This article was recently featured by Hart Energy in the IndustryVoice publication as The Power of the WSP: How quality Well Service Packing improves pressure pumping operations. Mon, 01/24/2022 - 11:00 AM
Gone are the days of the wildcatter. Innovative technology, advanced production techniques, and higher regulatory and safety standards have led to a major evolution in the upstream energy industry. Today, top operators are technology-driven, utilizing quality data including surface topography, subsurface geology, reservoir characteristics, environmental impact reports, and asset management best practices to guide operating decisions. The positive changes are evident in the evolved approach to pressure pumping operations. Production Managers and Maintenance Engineers are focused on optimal efficiency, minimized downtime, and the highest level of safety. Current multi-acre, multi-well pressure pumping projects include longer laterals often exceeding 20 frac stages, frequently utilizing between 15-20 pressure pumping units per fleet. This ambitious approach to pressure pumping requires much more from the equipment and components used on location. Despite the scope and scale of today’s projects, it’s a combination of sealing components called pump packing making a major difference. The industry calls pump packing by the name ‘well service packing’ – or WSP for short. Top operators see the impact the WSPs have not just on the pump, but on the total operation and their operating results. To better see the power of the new WSP, let’s look at the pressure pumping process.

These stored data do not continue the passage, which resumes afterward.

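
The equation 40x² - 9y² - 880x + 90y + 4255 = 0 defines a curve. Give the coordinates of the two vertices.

Rearranging, 40(x² - 22x) -9(y² - 10y) = -4255.
40(x - 11)² -9(y - 5)² = -4255 + 4840 - 225 = 360
Divide through by 360 to get (x - 11)²/9 - (y - 5)²/40 = 1.
Hyperbola, center (11, 5), transverse axis horizontal; a² = 9, b² = 40.
a = 3. Vertices at (h ± a, k).

(8, 5) and (14, 5)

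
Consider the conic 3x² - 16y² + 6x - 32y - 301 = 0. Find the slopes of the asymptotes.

Group: 3(x² + 2x) -16(y² + 2y) = 301
3(x + 1)² -16(y + 1)² = 301 + 3 - 16 = 288
Divide by 288: (x + 1)²/96 - (y + 1)²/18 = 1
Hyperbola, center (-1, -1), transverse axis horizontal; a² = 96, b² = 18.
For a horizontal hyperbola the asymptotes have slope ±b/a.
Here that is ±3√2/4√6 = ±√3/4.

√3/4 and -√3/4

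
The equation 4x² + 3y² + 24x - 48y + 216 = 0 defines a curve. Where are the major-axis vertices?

Collect terms: 4(x² + 6x) + 3(y² - 16y) = -216
4(x + 3)² + 3(y - 8)² = -216 + 36 + 192 = 12
Dividing both sides by 12: (x + 3)²/3 + (y - 8)²/4 = 1
Ellipse, center (-3, 8), major axis vertical; a² = 4, b² = 3.
a = 2. Vertices at (h, k ± a).

(-3, 6) and (-3, 10)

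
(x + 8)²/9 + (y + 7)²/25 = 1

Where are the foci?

Center (-8, -7). The larger denominator 25 sits under the y-term, so the major axis is vertical; a² = 25, b² = 9.
c² = a² - b² = 25 - 9 = 16, so c = 4.
Foci lie on the vertical axis through the center: (h, k ± c).

(-8, -11) and (-8, -3)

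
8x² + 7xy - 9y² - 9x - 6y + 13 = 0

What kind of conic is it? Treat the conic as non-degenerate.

A = 8, B = 7, C = -9.
Discriminant B² − 4AC = 7² − 4·8·(-9) = 337.
B² − 4AC > 0 ⇒ hyperbola.

hyperbola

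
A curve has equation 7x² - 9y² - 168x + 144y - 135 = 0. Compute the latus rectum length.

14

Group: 7(x² - 24x) -9(y² - 16y) = 135
Complete the square: 7(x - 12)² -9(y - 8)² = 135 + 1008 - 576 = 567
Dividing both sides by 567: (x - 12)²/81 - (y - 8)²/63 = 1
Hyperbola, center (12, 8), transverse axis horizontal; a² = 81, b² = 63.
Latus rectum length = 2b²/a = 2·63/9 = 14.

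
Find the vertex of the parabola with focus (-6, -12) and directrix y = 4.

(-6, -4)

The vertex is the midpoint between the focus and the directrix along the axis of symmetry.
Axis is vertical (directrix is horizontal). Vertex y-coordinate = (-12 + 4)/2 = -4; x-coordinate = -6.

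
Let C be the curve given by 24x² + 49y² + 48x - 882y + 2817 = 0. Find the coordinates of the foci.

24(x² + 2x) + 49(y² - 18y) = -2817
24(x + 1)² + 49(y - 9)² = -2817 + 24 + 3969 = 1176
Divide through by 1176 to get (x + 1)²/49 + (y - 9)²/24 = 1.
Ellipse, center (-1, 9), major axis horizontal; a² = 49, b² = 24.
c² = a² - b² = 49 - 24 = 25, so c = 5.
Foci lie on the horizontal axis through the center: (h ± c, k).

(-6, 9) and (4, 9)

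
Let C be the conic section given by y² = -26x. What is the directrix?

x = 13/2

Vertex (0, 0); 4p = -26 so p = -13/2. Opens left.
Directrix is the vertical line x = h − p = 0 − (-13/2) = 13/2.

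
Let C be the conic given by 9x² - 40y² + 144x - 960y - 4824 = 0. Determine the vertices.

(-8, -15) and (-8, -9)

Collect terms: 9(x² + 16x) -40(y² + 24y) = 4824
Completing the square gives 9(x + 8)² -40(y + 12)² = 4824 + 576 - 5760 = -360.
Divide through by -360 to get (y + 12)²/9 - (x + 8)²/40 = 1.
Hyperbola, center (-8, -12), transverse axis vertical; a² = 9, b² = 40.
a = 3. Vertices at (h, k ± a).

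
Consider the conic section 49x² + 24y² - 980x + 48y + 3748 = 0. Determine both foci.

(10, -6) and (10, 4)

Rearranging, 49(x² - 20x) + 24(y² + 2y) = -3748.
49(x - 10)² + 24(y + 1)² = -3748 + 4900 + 24 = 1176
Divide through by 1176 to get (x - 10)²/24 + (y + 1)²/49 = 1.
Ellipse, center (10, -1), major axis vertical; a² = 49, b² = 24.
c² = a² - b² = 49 - 24 = 25, so c = 5.
Foci lie on the vertical axis through the center: (h, k ± c).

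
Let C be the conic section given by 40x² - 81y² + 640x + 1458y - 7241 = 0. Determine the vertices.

(-17, 9) and (1, 9)

40(x² + 16x) -81(y² - 18y) = 7241
Completing the square gives 40(x + 8)² -81(y - 9)² = 7241 + 2560 - 6561 = 3240.
Dividing both sides by 3240: (x + 8)²/81 - (y - 9)²/40 = 1
Hyperbola, center (-8, 9), transverse axis horizontal; a² = 81, b² = 40.
a = 9. Vertices at (h ± a, k).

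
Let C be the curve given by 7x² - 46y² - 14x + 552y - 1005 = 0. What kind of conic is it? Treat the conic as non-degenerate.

hyperbola

No xy term. Coefficients of x² and y² are A = 7, C = -46.
A and C have opposite signs ⇒ hyperbola.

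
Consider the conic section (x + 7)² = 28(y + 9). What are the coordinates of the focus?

Vertex (-7, -9); 4p = 28 so p = 7. Opens up.
Focus is p units from the vertex along the axis: (h, k + p).

(-7, -2)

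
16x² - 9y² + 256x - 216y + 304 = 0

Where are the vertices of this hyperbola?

16(x² + 16x) -9(y² + 24y) = -304
Completing the square gives 16(x + 8)² -9(y + 12)² = -304 + 1024 - 1296 = -576.
Divide through by -576 to get (y + 12)²/64 - (x + 8)²/36 = 1.
Hyperbola, center (-8, -12), transverse axis vertical; a² = 64, b² = 36.
a = 8. Vertices at (h, k ± a).

(-8, -20) and (-8, -4)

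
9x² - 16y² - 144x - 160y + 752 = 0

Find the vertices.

Group: 9(x² - 16x) -16(y² + 10y) = -752
Complete the square in x and y: 9(x - 8)² -16(y + 5)² = -752 + 576 - 400 = -576
Divide through by -576 to get (y + 5)²/36 - (x - 8)²/64 = 1.
Hyperbola, center (8, -5), transverse axis vertical; a² = 36, b² = 64.
a = 6. Vertices at (h, k ± a).

(8, -11) and (8, 1)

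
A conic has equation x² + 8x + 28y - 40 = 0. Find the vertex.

Only x is squared. Complete the square in x: (x + 4)² = -28(y - 2).
Vertex (-4, 2); 4p = -28 so p = -7. Opens down.

(-4, 2)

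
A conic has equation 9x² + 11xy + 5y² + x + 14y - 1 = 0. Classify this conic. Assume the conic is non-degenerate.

ellipse

A = 9, B = 11, C = 5.
Discriminant B² − 4AC = 11² − 4·9·5 = -59.
B² − 4AC < 0 ⇒ ellipse.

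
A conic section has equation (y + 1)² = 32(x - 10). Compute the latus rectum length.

32

Vertex (10, -1); 4p = 32 so p = 8. Opens right.
Latus rectum length = |4p| = 32.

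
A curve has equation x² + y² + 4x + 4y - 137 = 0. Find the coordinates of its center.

(-2, -2)

Rearranging, (x² + 4x) + (y² + 4y) = 137.
Complete the square in x and y: (x + 2)² + (y + 2)² = 137 + 4 + 4 = 145
So (x + 2)² + (y + 2)² = 145.
Circle centered at (-2, -2) with r² = 145.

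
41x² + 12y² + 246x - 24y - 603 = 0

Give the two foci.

(-3, 1 - √58) and (-3, 1 + √58)

Group the x- and y-terms: 41(x² + 6x) + 12(y² - 2y) = 603
Complete the square in x and y: 41(x + 3)² + 12(y - 1)² = 603 + 369 + 12 = 984
Dividing both sides by 984: (x + 3)²/24 + (y - 1)²/82 = 1
Ellipse, center (-3, 1), major axis vertical; a² = 82, b² = 24.
c² = a² - b² = 82 - 24 = 58, so c = √58.
Foci lie on the vertical axis through the center: (h, k ± c).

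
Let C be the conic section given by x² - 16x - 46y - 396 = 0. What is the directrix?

Only x is squared. Complete the square in x: (x - 8)² = 46(y + 10).
Vertex (8, -10); 4p = 46 so p = 23/2. Opens up.
Directrix is the horizontal line y = k − p = -10 − (23/2) = -43/2.

y = -43/2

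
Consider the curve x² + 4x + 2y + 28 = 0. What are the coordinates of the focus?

Only x is squared. Complete the square in x: (x + 2)² = -2(y + 12).
Vertex (-2, -12); 4p = -2 so p = -1/2. Opens down.
Focus is p units from the vertex along the axis: (h, k + p).

(-2, -25/2)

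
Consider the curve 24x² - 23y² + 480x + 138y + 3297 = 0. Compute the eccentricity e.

e = √282/12

Group the x- and y-terms: 24(x² + 20x) -23(y² - 6y) = -3297
24(x + 10)² -23(y - 3)² = -3297 + 2400 - 207 = -1104
Divide by -1104: (y - 3)²/48 - (x + 10)²/46 = 1
Hyperbola, center (-10, 3), transverse axis vertical; a² = 48, b² = 46.
c² = a² + b² = 94, so c = √94.
e = c/a = √94/4√3 = √282/12.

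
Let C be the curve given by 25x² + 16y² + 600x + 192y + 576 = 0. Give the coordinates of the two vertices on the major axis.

25(x² + 24x) + 16(y² + 12y) = -576
25(x + 12)² + 16(y + 6)² = -576 + 3600 + 576 = 3600
Divide through by 3600 to get (x + 12)²/144 + (y + 6)²/225 = 1.
Ellipse, center (-12, -6), major axis vertical; a² = 225, b² = 144.
a = 15. Vertices at (h, k ± a).

(-12, -21) and (-12, 9)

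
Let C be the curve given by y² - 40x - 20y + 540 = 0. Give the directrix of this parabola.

Only y is squared. Complete the square in y: (y - 10)² = 40(x - 11).
Vertex (11, 10); 4p = 40 so p = 10. Opens right.
Directrix is the vertical line x = h − p = 11 − (10) = 1.

x = 1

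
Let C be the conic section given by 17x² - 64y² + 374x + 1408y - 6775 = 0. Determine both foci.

(-20, 11) and (-2, 11)

17(x² + 22x) -64(y² - 22y) = 6775
Complete the square in x and y: 17(x + 11)² -64(y - 11)² = 6775 + 2057 - 7744 = 1088
Divide through by 1088 to get (x + 11)²/64 - (y - 11)²/17 = 1.
Hyperbola, center (-11, 11), transverse axis horizontal; a² = 64, b² = 17.
c² = a² + b² = 64 + 17 = 81, so c = 9.
Foci lie on the horizontal axis through the center: (h ± c, k).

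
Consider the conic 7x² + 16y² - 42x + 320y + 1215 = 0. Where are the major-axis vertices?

(-5, -10) and (11, -10)

Rearranging, 7(x² - 6x) + 16(y² + 20y) = -1215.
7(x - 3)² + 16(y + 10)² = -1215 + 63 + 1600 = 448
Divide by 448: (x - 3)²/64 + (y + 10)²/28 = 1
Ellipse, center (3, -10), major axis horizontal; a² = 64, b² = 28.
a = 8. Vertices at (h ± a, k).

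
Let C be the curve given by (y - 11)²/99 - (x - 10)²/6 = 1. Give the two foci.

(10, 11 - √105) and (10, 11 + √105)

Center (10, 11). The positive term is the y-term, so the transverse axis is vertical; a² = 99, b² = 6.
c² = a² + b² = 99 + 6 = 105, so c = √105.
Foci lie on the vertical axis through the center: (h, k ± c).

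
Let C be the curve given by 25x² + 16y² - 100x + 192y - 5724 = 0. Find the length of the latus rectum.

Rearranging, 25(x² - 4x) + 16(y² + 12y) = 5724.
25(x - 2)² + 16(y + 6)² = 5724 + 100 + 576 = 6400
Dividing both sides by 6400: (x - 2)²/256 + (y + 6)²/400 = 1
Ellipse, center (2, -6), major axis vertical; a² = 400, b² = 256.
Latus rectum length = 2b²/a = 2·256/20 = 128/5.

128/5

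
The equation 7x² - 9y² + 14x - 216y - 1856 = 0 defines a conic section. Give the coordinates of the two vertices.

Group the x- and y-terms: 7(x² + 2x) -9(y² + 24y) = 1856
Complete the square: 7(x + 1)² -9(y + 12)² = 1856 + 7 - 1296 = 567
Divide through by 567 to get (x + 1)²/81 - (y + 12)²/63 = 1.
Hyperbola, center (-1, -12), transverse axis horizontal; a² = 81, b² = 63.
a = 9. Vertices at (h ± a, k).

(-10, -12) and (8, -12)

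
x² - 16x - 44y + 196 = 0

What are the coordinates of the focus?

(8, 14)

Only x is squared. Complete the square in x: (x - 8)² = 44(y - 3).
Vertex (8, 3); 4p = 44 so p = 11. Opens up.
Focus is p units from the vertex along the axis: (h, k + p).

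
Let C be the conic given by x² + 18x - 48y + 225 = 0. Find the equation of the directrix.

y = -9

Only x is squared. Complete the square in x: (x + 9)² = 48(y - 3).
Vertex (-9, 3); 4p = 48 so p = 12. Opens up.
Directrix is the horizontal line y = k − p = 3 − (12) = -9.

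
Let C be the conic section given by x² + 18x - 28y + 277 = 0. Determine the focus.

Only x is squared. Complete the square in x: (x + 9)² = 28(y - 7).
Vertex (-9, 7); 4p = 28 so p = 7. Opens up.
Focus is p units from the vertex along the axis: (h, k + p).

(-9, 14)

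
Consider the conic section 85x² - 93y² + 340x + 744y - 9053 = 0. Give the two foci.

(-2 - √178, 4) and (-2 + √178, 4)

Group the x- and y-terms: 85(x² + 4x) -93(y² - 8y) = 9053
Complete the square in x and y: 85(x + 2)² -93(y - 4)² = 9053 + 340 - 1488 = 7905
Divide through by 7905 to get (x + 2)²/93 - (y - 4)²/85 = 1.
Hyperbola, center (-2, 4), transverse axis horizontal; a² = 93, b² = 85.
c² = a² + b² = 93 + 85 = 178, so c = √178.
Foci lie on the horizontal axis through the center: (h ± c, k).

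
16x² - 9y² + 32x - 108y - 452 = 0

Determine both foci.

(-6, -6) and (4, -6)

Collect terms: 16(x² + 2x) -9(y² + 12y) = 452
Complete the square in x and y: 16(x + 1)² -9(y + 6)² = 452 + 16 - 324 = 144
Divide through by 144 to get (x + 1)²/9 - (y + 6)²/16 = 1.
Hyperbola, center (-1, -6), transverse axis horizontal; a² = 9, b² = 16.
c² = a² + b² = 9 + 16 = 25, so c = 5.
Foci lie on the horizontal axis through the center: (h ± c, k).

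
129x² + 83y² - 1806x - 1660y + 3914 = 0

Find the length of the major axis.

Rearranging, 129(x² - 14x) + 83(y² - 20y) = -3914.
Complete the square in x and y: 129(x - 7)² + 83(y - 10)² = -3914 + 6321 + 8300 = 10707
Divide through by 10707 to get (x - 7)²/83 + (y - 10)²/129 = 1.
Ellipse, center (7, 10), major axis vertical; a² = 129, b² = 83.
a² = 129 so a = √129; the major axis has length 2a = 2√129.

2√129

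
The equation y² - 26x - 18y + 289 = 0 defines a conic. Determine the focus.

(29/2, 9)

Only y is squared. Complete the square in y: (y - 9)² = 26(x - 8).
Vertex (8, 9); 4p = 26 so p = 13/2. Opens right.
Focus is p units from the vertex along the axis: (h + p, k).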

Pressure pumping, also known as hydraulic fracturing, is a well-stimulation technique used to produce natural gas and oil from low-permeability formations like tight sandstone, shale, and some geothermal reservoirs. Natural gas and oil are transferred to the wellbore by way of the fractures created by pumping sand or ceramic proppant slurry using high-pressure pumps (i.e., frac pumps) consisting of a power end and a fluid end. The fluid end is responsible for the high-pressure injection of slurry into the well – all while operating under conditions of extreme stress, high temperatures, and high pressures. Fluid ends are critical to production, but unfortunately, prone to failure. This is where the power of the WSP becomes evident. OEMs can improve fluid end efficiency and reduce overall pump lifecycle costs with the right well service packing.
Well service packing – or WSPs – act as a seal to prevent the high-pressure slurry in the pump from leaking. The packing OD forms a static seal on the pump fluid end, while the ID acts as a dynamic seal on the pump plungers as they reciprocate back and forth on their respective suction and discharge strokes. Pumping media often includes a mixture of water, chemicals, and sand or ceramic proppant. WSPs provide integrity by forming a dynamic seal that prevents fluids and materials from exiting the fluid end in an uncontrolled manner. High-performance WSPs can go the distance providing a powerful sealing mechanism while protecting the plunger and mating surfaces of the fluid end, protecting the environment from contamination, all while preserving environmental and safety control throughout the frac stages.
The entire construction of the WSP impacts its reliability. Material formulation, applications engineering, and product design come together to create WSPs rated for optimal efficiency. Quality WSPs are made from advanced materials engineered to achieve exceptional resistance to friction, pressure, heat, and abrasion. High-performance polymer materials like HNBR, NBR, FKM, PTFE composite, and Aramid have the inherent characteristics to handle the tough conditions of pressure pumping production, which can reach over 180 degrees Fahrenheit, under challenging pressures often exceeding 15,000 psi. High-performance WSPs must be able to withstand the environmental conditions and provide seal integrity throughout frac stages that can run up to 300+ hours. Custom engineered WSPs are designed with the exact ID and OD specifications for the OEMs fluid ends and deliver a unique profile from standard ring construction. Intricacies in design, like an OD lip that removes excess proppant from the wellbore during installation, deliver an additional layer of benefit and protection for the operation. From concept to production, the best WSPs incorporate safety control in every aspect of the manufacturing process.
The safety improvements within the fluid end also translate to safety gains outside the well. By delivering increased uptime and production from the optimized fluid ends, the WSPs also help decrease unplanned maintenance and downtime for packing changes or fluid end failure. The less fluid end failure, the less packing changes, and the less maintenance per pressure pumping interval equal the less the opportunity for accidents and injuries.
The power of the WSP doesn’t stop at safety – it goes all the way to the bottom line. The reduction of lifecycle costs and increases in operating life for the fluid ends translate to significant financial gains for the operator. Total Cost of Ownership (TCO) is improved because stronger fluid end performance drives longer service intervals, yielding greater gas production at a lower all-in cost. If a typical service interval is around 300 hours, and better WSPs can increase run time to 420+ hours before planned maintenance, it’s not difficult to see the impact a superior packing set can provide. This substantial improvement means an operator spends less on equipment and components per hour, per stage, per well. When a pressure pumping multi-well site can have on average 10 wells, the gains compound quickly.
While the technology has not yet delivered fluid ends or well service packing that can offer maintenance-free pressure pumping, the right WSP gets pretty darn close.